Common variants in the fat mass and obesity–associated (FTO) gene are linked to obesity and cardiometabolic risk, but whether they modify lipid and glycemic responses to continuous energy restriction (CER) remains unclear. We evaluated genotype-specific changes in lipid and glycemic biomarkers following CER-based dietary interventions in adults with overweight/obesity.

Methods

A literature search of four databases identified eligible intervention trials published through March 2026. Results were synthesized using random-effects meta-analyses, reporting mean differences (MDs) with 95% confidence intervals (CI). Subgroup analyses and sensitivity analyses were conducted, and the certainty of evidence was assessed.

Results

Fifteen articles (18 effect sizes for lipid outcomes; 21 for glycemic outcomes; 4,941 participants). Compared with non-carriers, FTO risk-allele carriers had higher triglycerides (MD 5.98 mg/dL; 95% CI 1.03 to 10.93).

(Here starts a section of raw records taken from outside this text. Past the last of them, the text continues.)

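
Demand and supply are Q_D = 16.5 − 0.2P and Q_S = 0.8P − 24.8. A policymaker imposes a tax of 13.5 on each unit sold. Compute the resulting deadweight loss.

In inverse form: demand P = 82.5 − 5Q, supply P = 31 + 1.25Q.
Competitive equilibrium: 82.5 − 5Q = 31 + 1.25Q → Q* = 8.24, P* = 41.3.
With the tax, the buyer price exceeds the seller price by 13.5: (82.5 − 5Q) − (31 + 1.25Q) = 13.5 → Q' = 6.08.
ΔQ = 8.24 − 6.08 = 2.16; the wedge equals the tax, 13.5.
Welfare loss = ½ × 2.16 × 13.5 = 14.58.

14.58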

No significant genotype-related differences were observed for total cholesterol, LDL-C, HDL-C, fasting glucose, insulin, or HOMA-IR, and all sensitivity analyses were consistent with these findings. Subgroup tests showed no significant differences by intervention duration, study design or genotype model. Genotype-contrast analyses suggested differences in triglycerides and LDL-C (higher TG in AA carriers and greater LDL-C reduction in AA carriers) and in fasting glucose (greater reduction in AT/AA carriers) compared with non-carriers. Overall certainty of evidence ranged from low to very low (GRADE).

Conclusions

Most lipid and glycemic markers were comparable across FTO genotypes during CER, whereas triglycerides were higher in risk-allele carriers. Replication in prospective trials with pre-specified genetic stratification is needed before these findings can inform clinical practice.